On a recent blustery Sunday, I joined a tour group huddled by a schoolyard fence in the Kreuzberg district of Berlin. A gust of wind pushed dead leaves across the basketball court as Ali, a Sudanese refugee, blew into his hands. He was showing us the Gerhart-Hauptmann School, an abandoned edifice from whose rooftop he had threatened to jump when, last summer, police tried to evict six hundred refugees who were living there. Ali continues to live at the school with twenty-three others; together with Mo, a guide from Somalia who was among the hundreds relocated from the school to a camp outside the city, he explained that the eviction effort had lasted more than nine days, involving more than seventeen hundred police officers and costing the city five million euros.

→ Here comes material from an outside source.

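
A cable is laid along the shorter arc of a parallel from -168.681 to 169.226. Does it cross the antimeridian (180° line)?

Naïve |169.226 − -168.681| = 337.907° > 180°, so the shorter arc goes the other way round — across 180°.
Signed shortest Δλ = ((169.226 − -168.681 + 180) mod 360) − 180 = -22.093°.
Going west by 22.093° from -168.681° passes through 180° before reaching +169.226°.

Yes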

About a dozen of us were present outside the school, attracting uneasy glances from the security guards posted just inside the locked gate. We were participating in the inaugural outing of Refugee Voices, a donation-based “solidarity tour” that allows sympathetic locals and tourists a peek at Berlin’s subculture of asylum seekers and their allies. Other stops on our tour included Oranienplatz, a nearby square famous for activist gatherings, and Görlitzer Park, where young African refugees hang out and sell baggies of marijuana—for many newcomers the only work on offer. At each location, Ali and Mo shared stories of activism, police harassment, and efforts to study and find work. (All of the asylum seekers in this story asked to be identified only by their first names.)

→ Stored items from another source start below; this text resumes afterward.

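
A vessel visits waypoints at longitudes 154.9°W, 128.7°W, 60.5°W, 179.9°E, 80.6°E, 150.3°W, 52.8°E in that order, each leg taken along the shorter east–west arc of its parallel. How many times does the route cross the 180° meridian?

Leg 1: -154.9° → -128.7°, shortest Δλ = 26.2° (east) — does not cross 180°.
Leg 2: -128.7° → -60.5°, shortest Δλ = 68.2° (east) — does not cross 180°.
Leg 3: -60.5° → +179.9°, shortest Δλ = -119.6° (west) — crosses 180°.
Leg 4: +179.9° → +80.6°, shortest Δλ = -99.3° (west) — does not cross 180°.
Leg 5: +80.6° → -150.3°, shortest Δλ = 129.1° (east) — crosses 180°.
Leg 6: -150.3° → +52.8°, shortest Δλ = -156.9° (west) — crosses 180°.
Total crossings: 3.

3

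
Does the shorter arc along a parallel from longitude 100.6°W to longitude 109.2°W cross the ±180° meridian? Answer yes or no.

No

Signed shortest Δλ = ((-109.2 − -100.6 + 180) mod 360) − 180 = -8.6°.
Going west by 8.6° from -100.6° reaches -109.2° without touching 180°.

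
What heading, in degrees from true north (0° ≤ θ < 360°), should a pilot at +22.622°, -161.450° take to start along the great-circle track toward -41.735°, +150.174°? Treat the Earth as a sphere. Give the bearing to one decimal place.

214.7°

Δλ = 150.174 − -161.450 = 311.624°; wrapped into (−180°, 180°]: -48.376°.
θ = atan2( sin Δλ · cos φ₂ , cos φ₁ · sin φ₂ − sin φ₁ · cos φ₂ · cos Δλ )
  = atan2(-0.55782, -0.80513) = -145.284° → normalised to [0°, 360°): 214.716°.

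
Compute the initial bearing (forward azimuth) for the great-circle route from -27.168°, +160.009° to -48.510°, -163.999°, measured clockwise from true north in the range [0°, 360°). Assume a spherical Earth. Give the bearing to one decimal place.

137.3°

Δλ = -163.999 − 160.009 = -324.008°; wrapped into (−180°, 180°]: 35.992°.
θ = atan2( sin Δλ · cos φ₂ , cos φ₁ · sin φ₂ − sin φ₁ · cos φ₂ · cos Δλ )
  = atan2(0.38933, -0.42168) = 137.285° → normalised to [0°, 360°): 137.285°.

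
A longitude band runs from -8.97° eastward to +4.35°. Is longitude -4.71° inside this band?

Yes

Band width going east from -8.97° to +4.35°: ((4.35 − -8.97) mod 360) = 13.32°.
Offset of -4.71° east of the west edge: ((-4.71 − -8.97) mod 360) = 4.26°.
4.26° ≤ 13.32° ⇒ inside.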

Mo, a natural storyteller with an infectious laugh, described the journey he’d taken from Somalia to Germany four years ago, when he was twenty-six years old. He’d first left home to study business management at a Sudanese university, before finding a job as a manager at an oil company in Kuwait. When his visa expired, he was deported back to Somalia, where, he told me, members of Al Shabaab, Al Qaeda’s Somali affiliate, attempted to recruit him. “You can’t say no to these men,” he said. Mo’s family used their savings to send him to Syria. There, he paid a guide to lead him by foot across the mountains into Turkey. From Turkey, he was able to reach Athens, where he managed to board a plane to Germany using a Swedish passport he’d purchased for two thousand euros. His asylum status is still pending.